Tag Archives: Compassionate use of Simufilam

Why Cassava’s 1 year results should allow compassionate use of Simufilam

Cassava reported results on 100 Alzheimer patients in an open label (e.g. no controls) trial of Simufilam for 1 year — https://finance.yahoo.com/news/cassava-sciences-reports-second-quarter-131500494.html.  The average results were unimpressive (to the uninitiated) with only a minimal average overall improvement of an ADAS-Cog11 score of 1.5 points.  This is probably why the stock (SAVA) dropped a point yesterday after the news.  Since everything turns on ADAS-Cog11 here is a link to a complete description — https://www.ncbi.nlm.nih.gov/pmc/articles/PMC5929311/.  The test takes about 45 minutes placing it out of reach of a busy practicing clinical neurologist.

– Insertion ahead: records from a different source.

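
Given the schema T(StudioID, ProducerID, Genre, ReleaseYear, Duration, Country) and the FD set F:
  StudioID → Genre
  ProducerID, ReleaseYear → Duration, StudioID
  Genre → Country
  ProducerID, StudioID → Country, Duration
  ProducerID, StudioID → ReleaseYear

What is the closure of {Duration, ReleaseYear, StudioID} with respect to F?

Start with {Duration, ReleaseYear, StudioID}.
StudioID → Genre applies; add {Genre} → now {Duration, Genre, ReleaseYear, StudioID}.
Genre → Country applies; add {Country} → now {Country, Duration, Genre, ReleaseYear, StudioID}.
No further FD applies.

{Country, Duration, Genre, ReleaseYear, StudioID}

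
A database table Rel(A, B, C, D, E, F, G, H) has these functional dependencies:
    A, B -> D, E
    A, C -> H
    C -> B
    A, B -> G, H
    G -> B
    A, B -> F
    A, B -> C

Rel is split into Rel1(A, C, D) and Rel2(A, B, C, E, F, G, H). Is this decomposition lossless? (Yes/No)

The shared attributes are {A, C} and {A, C}⁺ = {A, B, C, D, E, F, G, H}.
Rel1 is contained in that closure, so Rel1 ∩ Rel2 -> Rel1 holds and the join is lossless.

Yes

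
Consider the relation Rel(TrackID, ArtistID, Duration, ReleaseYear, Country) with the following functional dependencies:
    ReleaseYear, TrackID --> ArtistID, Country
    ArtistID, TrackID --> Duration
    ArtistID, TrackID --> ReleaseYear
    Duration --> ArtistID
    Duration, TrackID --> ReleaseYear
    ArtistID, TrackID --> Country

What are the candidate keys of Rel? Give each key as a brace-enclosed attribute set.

{ArtistID, TrackID}, {Duration, TrackID}, {ReleaseYear, TrackID}

{TrackID} never appears on the right of any FD, so every key must include it.
{ArtistID, TrackID}⁺ = {ArtistID, Country, Duration, ReleaseYear, TrackID} — all of the relation — so {ArtistID, TrackID} is a candidate key.
{Duration, TrackID}⁺ = {ArtistID, Country, Duration, ReleaseYear, TrackID} — all of the relation — so {Duration, TrackID} is a candidate key.
{ReleaseYear, TrackID}⁺ = {ArtistID, Country, Duration, ReleaseYear, TrackID} — all of the relation — so {ReleaseYear, TrackID} is a candidate key.
These are minimal and exhaustive — every other superkey contains one of them.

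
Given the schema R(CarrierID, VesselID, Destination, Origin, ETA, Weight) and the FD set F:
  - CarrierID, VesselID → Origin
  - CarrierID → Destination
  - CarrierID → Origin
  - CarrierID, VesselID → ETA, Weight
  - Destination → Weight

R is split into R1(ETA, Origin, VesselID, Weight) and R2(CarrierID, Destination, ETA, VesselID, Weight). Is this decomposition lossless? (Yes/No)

Common attributes: {ETA, VesselID, Weight}; their closure is {ETA, VesselID, Weight}.
The closure covers neither R1 nor R2 entirely; the join is not lossless.

No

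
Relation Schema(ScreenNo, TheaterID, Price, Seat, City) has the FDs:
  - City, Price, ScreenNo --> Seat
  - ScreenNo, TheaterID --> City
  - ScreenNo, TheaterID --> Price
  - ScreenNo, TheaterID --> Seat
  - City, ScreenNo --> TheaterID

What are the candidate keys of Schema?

{ScreenNo} never appears on the right of any FD, so every key must include it.
Closure of {City, ScreenNo} is {City, Price, ScreenNo, Seat, TheaterID}, the whole schema; {City, ScreenNo} is a candidate key.
Closure of {ScreenNo, TheaterID} is {City, Price, ScreenNo, Seat, TheaterID}, the whole schema; {ScreenNo, TheaterID} is a candidate key.
Any other superkey properly contains one of these, so there are no further candidate keys.

{City, ScreenNo}, {ScreenNo, TheaterID}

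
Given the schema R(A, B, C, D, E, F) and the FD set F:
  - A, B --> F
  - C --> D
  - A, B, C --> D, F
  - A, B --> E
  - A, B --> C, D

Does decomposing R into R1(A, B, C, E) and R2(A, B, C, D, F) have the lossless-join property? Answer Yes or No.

Yes

R1 ∩ R2 = {A, B, C}; its closure under F is {A, B, C, D, E, F}.
Since R1 ⊆ {A, B, C, D, E, F}, the intersection is a superkey of R1; the decomposition is lossless.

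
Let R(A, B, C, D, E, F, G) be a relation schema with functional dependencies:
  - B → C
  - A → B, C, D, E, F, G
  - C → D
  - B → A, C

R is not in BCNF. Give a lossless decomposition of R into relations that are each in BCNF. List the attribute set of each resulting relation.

Candidate keys of the original relation: {A}, {B}.
{A, B, C, D, E, F, G}: {C} determines {C, D} here but is not a superkey — split on C → D, giving {C, D} and {A, B, C, E, F, G}.
{C, D} has no BCNF violation.
{A, B, C, E, F, G} has no BCNF violation.

{A, B, C, E, F, G}; {C, D}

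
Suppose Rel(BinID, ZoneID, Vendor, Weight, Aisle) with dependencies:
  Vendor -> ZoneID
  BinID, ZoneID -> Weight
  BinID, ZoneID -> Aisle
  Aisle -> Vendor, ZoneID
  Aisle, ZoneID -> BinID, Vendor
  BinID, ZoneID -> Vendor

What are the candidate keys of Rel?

{Aisle}⁺ = {Aisle, BinID, Vendor, Weight, ZoneID} — all of the relation — so {Aisle} is a candidate key.
{BinID, Vendor}⁺ = {Aisle, BinID, Vendor, Weight, ZoneID} — all of the relation — so {BinID, Vendor} is a candidate key.
{BinID, ZoneID}⁺ = {Aisle, BinID, Vendor, Weight, ZoneID} — all of the relation — so {BinID, ZoneID} is a candidate key.
These are minimal and exhaustive — every other superkey contains one of them.

{Aisle}, {BinID, Vendor}, {BinID, ZoneID}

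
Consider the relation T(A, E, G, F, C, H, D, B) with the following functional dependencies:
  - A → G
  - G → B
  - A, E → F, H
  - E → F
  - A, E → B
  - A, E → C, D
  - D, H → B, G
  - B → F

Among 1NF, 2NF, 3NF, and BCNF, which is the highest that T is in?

1NF

Candidate key: {A, E}. Prime attributes: {A, E}.
A → G: {A}⁺ = {A, B, F, G}, which is not all of the attributes, so the left side is not a superkey — BCNF is violated.
A → G determines the non-prime attribute {G} from a non-superkey — 3NF is violated.
The proper key subset {A} of {A, E} determines non-prime {B, F, G}, so the relation is not even in 2NF.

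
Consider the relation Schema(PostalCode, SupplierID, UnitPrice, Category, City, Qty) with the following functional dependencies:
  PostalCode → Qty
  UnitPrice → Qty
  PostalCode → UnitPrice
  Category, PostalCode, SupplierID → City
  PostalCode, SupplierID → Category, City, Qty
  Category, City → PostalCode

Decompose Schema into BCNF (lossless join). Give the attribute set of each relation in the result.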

Why is even the 1.5 point improvement impressive to the initiated (me)?  Over 32 years in clinical neurology, I’d estimate that I saw at least 1 demented patient each week.  Now probably only 300 or so of the 1,664 were followed for a year.  Guess what?  None of them remained stable for a year, and all got worse.  Absolutely none of them  ever got better after a year.  So at least some stabilization of the disease is possible for a year.  The statistics say that Alzheimer patients lose 5 points a year on ADAS-Cog.

But that’s pretty small beer.  Who wants to keep a demented patient around but stable.  Here is the remarkable part of the Cassava results at a year.

63% of the 100 Patients Showed an Improvement in ADAS-Cog11 Scores, and This Group of Patients Improved an Average of 5.6 Points (S.D. ± 3.8). The statistics say that Alzheimer patients lose 5 points a year on ADAS-Cog.

This is unprecedented and is a strong argument for quick approval of Simufilam (or at least compassionate use).

The cynic will say that I’m just looking at the happy part of the Bell curve.  There must have been people who declined to average the improvement in the 63% down to a measly 1.5 points on the ADAS-Cog.

This is where clinical experience comes in.  No drug helps everyone with a given disease.  “Only 20% of cancer patients respond long term to a type of immune checkpoint blockade (of PD-1)” Science vol. 363p. 1377 ’19.  Nonetheless immune checkpoint blockade of several types was approved by the FDA, simply because there was nothing better available.

So if nearly 2/3 of Alzheimer patients will improve at one year on Simufilam, why not  let the FDA offer it to them now under compassionate use.